As the wealth gap widens, there will be both more millionaires and more migrants. The result is that workers are not enjoying a fair share of the fruits of economic development.
Research by Accenture Consulting in 2011 showed that labour costs occupy only a fraction of all costs associated with the products of multinational corporations. If labour costs increase by 30 per cent, the effect on company profit will only be 1 to 5 per cent, according to the report. Such low labour costs will absolutely not affect multinationals’ decisions to keep manufacturing in China.
Companies are facing comprehensive increases in the cost of manufacturing in China, including the cost of land, materials, energy, taxes, trade, capital and administration. The prices of residential and industrial property have risen substantially in the past few years.
At the same time, as domestic manufacturing has become more dependent on imports for materials and energy, the rising cost of these international commodities has also increased production costs in China.
The primary beneficiaries have been state-owned enterprises and the government. In 2011, around 120 state-owned enterprises had combined revenues topping US$3.3 trillion, nearly half of China’s GDP that year, and profits of US$150 billion, about a sixth of the combined income of all 263 million migrant workers.

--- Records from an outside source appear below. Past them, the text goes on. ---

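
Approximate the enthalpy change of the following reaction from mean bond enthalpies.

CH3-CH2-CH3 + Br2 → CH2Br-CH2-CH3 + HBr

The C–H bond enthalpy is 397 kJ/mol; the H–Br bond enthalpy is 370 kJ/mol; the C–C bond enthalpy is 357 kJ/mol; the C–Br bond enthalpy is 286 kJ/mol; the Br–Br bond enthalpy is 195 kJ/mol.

ΔH ≈ −64 kJ

Bonds broken (reactants):
  Br–Br: 1 × 195 = 195
  C–C: 2 × 357 = 714
  C–H: 8 × 397 = 3176
  Σ(broken) = 4085 kJ
Bonds formed (products):
  C–Br: 1 × 286 = 286
  C–C: 2 × 357 = 714
  C–H: 7 × 397 = 2779
  H–Br: 1 × 370 = 370
  Σ(formed) = 4149 kJ
ΔH = Σ(broken) − Σ(formed) = 4085 − 4149 = −64 kJ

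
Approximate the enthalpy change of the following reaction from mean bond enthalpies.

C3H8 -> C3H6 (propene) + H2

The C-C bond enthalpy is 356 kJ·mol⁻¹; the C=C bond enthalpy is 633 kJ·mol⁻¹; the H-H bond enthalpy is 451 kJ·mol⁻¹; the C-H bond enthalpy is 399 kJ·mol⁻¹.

Bonds broken (reactants):
  C-C: 2 × 356 = 712
  C-H: 8 × 399 = 3192
  Σ(broken) = 3904 kJ
Bonds formed (products):
  C-C: 1 × 356 = 356
  C-H: 6 × 399 = 2394
  C=C: 1 × 633 = 633
  H-H: 1 × 451 = 451
  Σ(formed) = 3834 kJ
ΔH = Σ(broken) − Σ(formed) = 3904 − 3834 = +70 kJ

ΔH ≈ +70 kJ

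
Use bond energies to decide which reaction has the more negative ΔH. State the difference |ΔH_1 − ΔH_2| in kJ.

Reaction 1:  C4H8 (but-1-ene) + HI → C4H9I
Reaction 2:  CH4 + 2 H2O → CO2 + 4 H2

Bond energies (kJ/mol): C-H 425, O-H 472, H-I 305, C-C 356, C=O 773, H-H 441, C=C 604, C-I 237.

Reaction 1, by 387 kJ

Reaction 1:
  Bonds broken (reactants):
    C-C: 2 × 356 = 712
    C-H: 8 × 425 = 3400
    C=C: 1 × 604 = 604
    H-I: 1 × 305 = 305
    Σ(broken) = 5021 kJ
  Bonds formed (products):
    C-C: 3 × 356 = 1068
    C-H: 9 × 425 = 3825
    C-I: 1 × 237 = 237
    Σ(formed) = 5130 kJ
  ΔH_1 = 5021 − 5130 = −109 kJ
Reaction 2:
  Bonds broken (reactants):
    C-H: 4 × 425 = 1700
    O-H: 4 × 472 = 1888
    Σ(broken) = 3588 kJ
  Bonds formed (products):
    C=O: 2 × 773 = 1546
    H-H: 4 × 441 = 1764
    Σ(formed) = 3310 kJ
  ΔH_2 = 3588 − 3310 = +278 kJ
ΔH_1 − ΔH_2 = −387 kJ, so reaction 1 has the more negative ΔH; |ΔH_1 − ΔH_2| = 387 kJ.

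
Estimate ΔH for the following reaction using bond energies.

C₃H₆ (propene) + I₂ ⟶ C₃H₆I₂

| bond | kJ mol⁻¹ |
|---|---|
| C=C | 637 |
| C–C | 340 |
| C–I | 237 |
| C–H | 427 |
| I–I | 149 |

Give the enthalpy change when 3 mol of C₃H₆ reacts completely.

Bonds broken (reactants):
  C–C: 1 × 340 = 340
  C–H: 6 × 427 = 2562
  C=C: 1 × 637 = 637
  I–I: 1 × 149 = 149
  Σ(broken) = 3688 kJ
Bonds formed (products):
  C–C: 2 × 340 = 680
  C–H: 6 × 427 = 2562
  C–I: 2 × 237 = 474
  Σ(formed) = 3716 kJ
ΔH = Σ(broken) − Σ(formed) = 3688 − 3716 = −28 kJ
For 3× the reaction as written: 3 × (−28) = −84 kJ

ΔH = −84 kJ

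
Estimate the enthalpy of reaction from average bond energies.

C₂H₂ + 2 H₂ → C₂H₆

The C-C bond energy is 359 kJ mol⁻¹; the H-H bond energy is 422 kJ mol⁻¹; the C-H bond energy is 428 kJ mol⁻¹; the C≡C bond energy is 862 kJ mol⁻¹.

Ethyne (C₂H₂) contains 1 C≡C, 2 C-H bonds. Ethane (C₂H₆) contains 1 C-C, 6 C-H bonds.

ΔH ≈ −365 kJ

Bonds broken (reactants):
  C≡C: 1 × 862 = 862
  C-H: 2 × 428 = 856
  H-H: 2 × 422 = 844
  Σ(broken) = 2562 kJ
Bonds formed (products):
  C-C: 1 × 359 = 359
  C-H: 6 × 428 = 2568
  Σ(formed) = 2927 kJ
ΔH = Σ(broken) − Σ(formed) = 2562 − 2927 = −365 kJ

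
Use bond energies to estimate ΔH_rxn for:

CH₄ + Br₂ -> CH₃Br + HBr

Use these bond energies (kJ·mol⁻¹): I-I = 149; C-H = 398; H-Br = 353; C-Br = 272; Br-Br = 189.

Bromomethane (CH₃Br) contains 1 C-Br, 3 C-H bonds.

ΔH ≈ −38 kJ

Bonds broken (reactants):
  Br-Br: 1 × 189 = 189
  C-H: 4 × 398 = 1592
  Σ(broken) = 1781 kJ
Bonds formed (products):
  C-Br: 1 × 272 = 272
  C-H: 3 × 398 = 1194
  H-Br: 1 × 353 = 353
  Σ(formed) = 1819 kJ
ΔH = Σ(broken) − Σ(formed) = 1781 − 1819 = −38 kJ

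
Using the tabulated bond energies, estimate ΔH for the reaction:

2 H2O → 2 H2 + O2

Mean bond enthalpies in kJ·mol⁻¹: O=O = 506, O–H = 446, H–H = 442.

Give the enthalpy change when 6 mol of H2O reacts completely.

ΔH = +1182 kJ

Bonds broken (reactants):
  O–H: 4 × 446 = 1784
  Σ(broken) = 1784 kJ
Bonds formed (products):
  H–H: 2 × 442 = 884
  O=O: 1 × 506 = 506
  Σ(formed) = 1390 kJ
ΔH = Σ(broken) − Σ(formed) = 1784 − 1390 = +394 kJ
For 3× the reaction as written: 3 × (+394) = +1182 kJ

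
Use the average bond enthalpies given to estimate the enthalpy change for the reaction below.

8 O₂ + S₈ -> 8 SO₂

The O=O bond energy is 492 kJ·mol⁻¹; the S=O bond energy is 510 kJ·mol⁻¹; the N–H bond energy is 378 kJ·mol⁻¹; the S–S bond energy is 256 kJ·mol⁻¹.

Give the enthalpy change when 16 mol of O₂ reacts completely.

Bonds broken (reactants):
  O=O: 8 × 492 = 3936
  S–S: 8 × 256 = 2048
  Σ(broken) = 5984 kJ
Bonds formed (products):
  S=O: 16 × 510 = 8160
  Σ(formed) = 8160 kJ
ΔH = Σ(broken) − Σ(formed) = 5984 − 8160 = −2176 kJ
For 2× the reaction as written: 2 × (−2176) = −4352 kJ

ΔH = −4352 kJ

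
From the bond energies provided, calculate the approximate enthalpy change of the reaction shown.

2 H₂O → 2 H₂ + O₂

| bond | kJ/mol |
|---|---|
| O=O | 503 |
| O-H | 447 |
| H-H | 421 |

Bonds broken (reactants):
  O-H: 4 × 447 = 1788
  Σ(broken) = 1788 kJ
Bonds formed (products):
  H-H: 2 × 421 = 842
  O=O: 1 × 503 = 503
  Σ(formed) = 1345 kJ
ΔH = Σ(broken) − Σ(formed) = 1788 − 1345 = +443 kJ

ΔH ≈ +443 kJ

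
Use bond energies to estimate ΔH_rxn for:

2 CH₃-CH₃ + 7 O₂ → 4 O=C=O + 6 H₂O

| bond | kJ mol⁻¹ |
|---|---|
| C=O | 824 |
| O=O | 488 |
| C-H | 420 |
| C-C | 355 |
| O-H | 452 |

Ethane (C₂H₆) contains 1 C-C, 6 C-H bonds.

Bonds broken (reactants):
  C-C: 2 × 355 = 710
  C-H: 12 × 420 = 5040
  O=O: 7 × 488 = 3416
  Σ(broken) = 9166 kJ
Bonds formed (products):
  C=O: 8 × 824 = 6592
  O-H: 12 × 452 = 5424
  Σ(formed) = 12016 kJ
ΔH = Σ(broken) − Σ(formed) = 9166 − 12016 = −2850 kJ

ΔH ≈ −2850 kJ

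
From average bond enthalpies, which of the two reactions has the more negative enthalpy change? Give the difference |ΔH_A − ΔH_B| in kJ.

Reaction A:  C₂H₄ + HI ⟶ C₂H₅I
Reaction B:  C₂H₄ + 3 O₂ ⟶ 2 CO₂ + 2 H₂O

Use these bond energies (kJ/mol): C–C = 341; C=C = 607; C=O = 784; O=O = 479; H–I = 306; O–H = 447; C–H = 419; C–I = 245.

Reaction B, by 1112 kJ

Reaction A:
  Bonds broken (reactants):
    C–H: 4 × 419 = 1676
    C=C: 1 × 607 = 607
    H–I: 1 × 306 = 306
    Σ(broken) = 2589 kJ
  Bonds formed (products):
    C–C: 1 × 341 = 341
    C–H: 5 × 419 = 2095
    C–I: 1 × 245 = 245
    Σ(formed) = 2681 kJ
  ΔH_A = 2589 − 2681 = −92 kJ
Reaction B:
  Bonds broken (reactants):
    C–H: 4 × 419 = 1676
    C=C: 1 × 607 = 607
    O=O: 3 × 479 = 1437
    Σ(broken) = 3720 kJ
  Bonds formed (products):
    C=O: 4 × 784 = 3136
    O–H: 4 × 447 = 1788
    Σ(formed) = 4924 kJ
  ΔH_B = 3720 − 4924 = −1204 kJ
ΔH_A − ΔH_B = +1112 kJ, so reaction B has the more negative ΔH; |ΔH_A − ΔH_B| = 1112 kJ.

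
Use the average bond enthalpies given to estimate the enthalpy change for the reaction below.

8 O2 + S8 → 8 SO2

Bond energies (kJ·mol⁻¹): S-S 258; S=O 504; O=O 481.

Bonds broken (reactants):
  O=O: 8 × 481 = 3848
  S-S: 8 × 258 = 2064
  Σ(broken) = 5912 kJ
Bonds formed (products):
  S=O: 16 × 504 = 8064
  Σ(formed) = 8064 kJ
ΔH = Σ(broken) − Σ(formed) = 5912 − 8064 = −2152 kJ

ΔH ≈ −2152 kJ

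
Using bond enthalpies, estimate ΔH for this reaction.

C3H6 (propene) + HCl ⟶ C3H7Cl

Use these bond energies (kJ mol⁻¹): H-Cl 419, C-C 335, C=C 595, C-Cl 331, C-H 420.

Bonds broken (reactants):
  C-C: 1 × 335 = 335
  C-H: 6 × 420 = 2520
  C=C: 1 × 595 = 595
  H-Cl: 1 × 419 = 419
  Σ(broken) = 3869 kJ
Bonds formed (products):
  C-C: 2 × 335 = 670
  C-Cl: 1 × 331 = 331
  C-H: 7 × 420 = 2940
  Σ(formed) = 3941 kJ
ΔH = Σ(broken) − Σ(formed) = 3869 − 3941 = −72 kJ

ΔH ≈ −72 kJ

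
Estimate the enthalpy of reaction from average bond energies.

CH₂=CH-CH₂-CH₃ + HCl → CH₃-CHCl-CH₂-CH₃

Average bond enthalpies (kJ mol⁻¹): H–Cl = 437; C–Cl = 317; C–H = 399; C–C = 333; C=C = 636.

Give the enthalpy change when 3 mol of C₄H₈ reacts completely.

ΔH = +72 kJ

Bonds broken (reactants):
  C–C: 2 × 333 = 666
  C–H: 8 × 399 = 3192
  C=C: 1 × 636 = 636
  H–Cl: 1 × 437 = 437
  Σ(broken) = 4931 kJ
Bonds formed (products):
  C–C: 3 × 333 = 999
  C–Cl: 1 × 317 = 317
  C–H: 9 × 399 = 3591
  Σ(formed) = 4907 kJ
ΔH = Σ(broken) − Σ(formed) = 4931 − 4907 = +24 kJ
For 3× the reaction as written: 3 × (+24) = +72 kJ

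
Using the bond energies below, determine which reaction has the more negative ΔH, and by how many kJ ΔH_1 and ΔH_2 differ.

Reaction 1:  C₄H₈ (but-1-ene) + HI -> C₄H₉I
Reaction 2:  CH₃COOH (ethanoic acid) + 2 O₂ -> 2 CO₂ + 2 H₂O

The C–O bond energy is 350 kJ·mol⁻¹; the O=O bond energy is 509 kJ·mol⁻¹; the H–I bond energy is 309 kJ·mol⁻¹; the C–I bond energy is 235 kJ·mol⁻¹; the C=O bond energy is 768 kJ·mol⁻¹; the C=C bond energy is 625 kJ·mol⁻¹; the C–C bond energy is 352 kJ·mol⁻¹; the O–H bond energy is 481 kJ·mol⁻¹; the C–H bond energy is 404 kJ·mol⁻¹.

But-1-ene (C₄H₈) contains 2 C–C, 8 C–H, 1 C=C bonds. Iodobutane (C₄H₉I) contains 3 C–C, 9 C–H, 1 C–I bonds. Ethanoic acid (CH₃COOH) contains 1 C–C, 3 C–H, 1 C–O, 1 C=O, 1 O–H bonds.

Reaction 1:
  Bonds broken (reactants):
    C–C: 2 × 352 = 704
    C–H: 8 × 404 = 3232
    C=C: 1 × 625 = 625
    H–I: 1 × 309 = 309
    Σ(broken) = 4870 kJ
  Bonds formed (products):
    C–C: 3 × 352 = 1056
    C–H: 9 × 404 = 3636
    C–I: 1 × 235 = 235
    Σ(formed) = 4927 kJ
  ΔH_1 = 4870 − 4927 = −57 kJ
Reaction 2:
  Bonds broken (reactants):
    C–C: 1 × 352 = 352
    C–H: 3 × 404 = 1212
    C–O: 1 × 350 = 350
    C=O: 1 × 768 = 768
    O–H: 1 × 481 = 481
    O=O: 2 × 509 = 1018
    Σ(broken) = 4181 kJ
  Bonds formed (products):
    C=O: 4 × 768 = 3072
    O–H: 4 × 481 = 1924
    Σ(formed) = 4996 kJ
  ΔH_2 = 4181 − 4996 = −815 kJ
ΔH_1 − ΔH_2 = +758 kJ, so reaction 2 has the more negative ΔH; |ΔH_1 − ΔH_2| = 758 kJ.

Reaction 2, by 758 kJ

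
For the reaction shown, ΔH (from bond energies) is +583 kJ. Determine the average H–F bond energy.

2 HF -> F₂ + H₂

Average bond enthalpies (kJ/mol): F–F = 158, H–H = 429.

Let D be the H–F bond energy.
Σ(broken) = 2×D = 2D
Σ(formed) = 1×158 + 1×429 = 587
ΔH = Σ(broken) − Σ(formed) = (2D) − (587) = −587 + 2D
Setting this equal to +583 kJ gives 2D = 1170, so D = 585 kJ/mol.

D(H–F) ≈ 585 kJ/mol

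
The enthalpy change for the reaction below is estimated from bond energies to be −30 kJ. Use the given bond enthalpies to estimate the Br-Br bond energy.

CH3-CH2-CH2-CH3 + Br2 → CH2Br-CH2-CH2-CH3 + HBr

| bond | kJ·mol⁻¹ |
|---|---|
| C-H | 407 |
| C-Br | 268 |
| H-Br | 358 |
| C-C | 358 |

Let D be the Br-Br bond energy.
Σ(broken) = 1×D + 3×358 + 10×407 = 5144 + D
Σ(formed) = 1×268 + 3×358 + 9×407 + 1×358 = 5363
ΔH = Σ(broken) − Σ(formed) = (5144 + D) − (5363) = −219 + D
Setting this equal to −30 kJ gives D = 189 kJ/mol.

D(Br-Br) ≈ 189 kJ/mol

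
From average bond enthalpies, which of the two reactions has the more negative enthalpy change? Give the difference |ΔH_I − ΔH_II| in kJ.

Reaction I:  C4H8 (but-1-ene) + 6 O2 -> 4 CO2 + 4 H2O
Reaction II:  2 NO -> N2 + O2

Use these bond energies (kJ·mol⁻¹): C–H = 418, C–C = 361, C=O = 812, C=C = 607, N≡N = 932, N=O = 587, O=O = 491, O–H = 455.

Reaction I, by 2268 kJ

Reaction I:
  Bonds broken (reactants):
    C–C: 2 × 361 = 722
    C–H: 8 × 418 = 3344
    C=C: 1 × 607 = 607
    O=O: 6 × 491 = 2946
    Σ(broken) = 7619 kJ
  Bonds formed (products):
    C=O: 8 × 812 = 6496
    O–H: 8 × 455 = 3640
    Σ(formed) = 10136 kJ
  ΔH_I = 7619 − 10136 = −2517 kJ
Reaction II:
  Bonds broken (reactants):
    N=O: 2 × 587 = 1174
    Σ(broken) = 1174 kJ
  Bonds formed (products):
    N≡N: 1 × 932 = 932
    O=O: 1 × 491 = 491
    Σ(formed) = 1423 kJ
  ΔH_II = 1174 − 1423 = −249 kJ
ΔH_I − ΔH_II = −2268 kJ, so reaction I has the more negative ΔH; |ΔH_I − ΔH_II| = 2268 kJ.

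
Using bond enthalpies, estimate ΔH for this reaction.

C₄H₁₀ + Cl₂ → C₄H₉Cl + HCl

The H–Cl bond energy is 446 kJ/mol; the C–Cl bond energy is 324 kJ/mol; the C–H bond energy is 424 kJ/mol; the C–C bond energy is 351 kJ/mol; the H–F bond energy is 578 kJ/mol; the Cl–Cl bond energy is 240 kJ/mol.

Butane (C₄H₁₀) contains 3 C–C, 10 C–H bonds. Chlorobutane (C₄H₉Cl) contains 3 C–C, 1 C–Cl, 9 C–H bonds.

Bonds broken (reactants):
  C–C: 3 × 351 = 1053
  C–H: 10 × 424 = 4240
  Cl–Cl: 1 × 240 = 240
  Σ(broken) = 5533 kJ
Bonds formed (products):
  C–C: 3 × 351 = 1053
  C–Cl: 1 × 324 = 324
  C–H: 9 × 424 = 3816
  H–Cl: 1 × 446 = 446
  Σ(formed) = 5639 kJ
ΔH = Σ(broken) − Σ(formed) = 5533 − 5639 = −106 kJ

ΔH ≈ −106 kJ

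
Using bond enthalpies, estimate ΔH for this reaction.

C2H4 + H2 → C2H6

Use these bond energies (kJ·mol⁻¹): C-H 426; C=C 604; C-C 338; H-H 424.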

Manufacturers now face a wave of cost increases, and labour costs are but a small proportion of these. Indeed, the recent rise in workers’ wages is a factor of their wages having been so low in the first place, both absolutely and by proportion of total production costs. These increases cannot be compared to increases in capital gains or other costs.
The rise in wages is also minuscule when compared with the current rate of inflation. It is a mistake to believe that an increase in labour costs is going to cancel out China’s competitive advantage.
The fact is that multinationals are facing comprehensive increases in all their expenditure, not just labour costs. These increases only benefit vested interests; they have not been good for the workers who have “made China”.
They are actually victims of the rising wealth of monopolies and the rich. Workers’ wages can barely keep up with rises in the cost of goods. The loss of China’s competitive advantage is a factor of wealth being concentrated in the hands of state-owned enterprises and wealthy people. As Deng Xiaoping said, let the few get rich first. Now the rich are getting richer, and workers’ portion of the wealth is shrinking.
Many cities across China are raising their minimum wages, but in order to improve the lot of workers, the unequal system of income distribution must be reformed. Additionally, state-owned enterprises and companies making windfall profits must either be more forcefully regulated or disbanded.
The costs of economic growth must not be transferred to workers, just as the blame for multinationals leaving China must not be put on workers who are just demanding enough money to survive.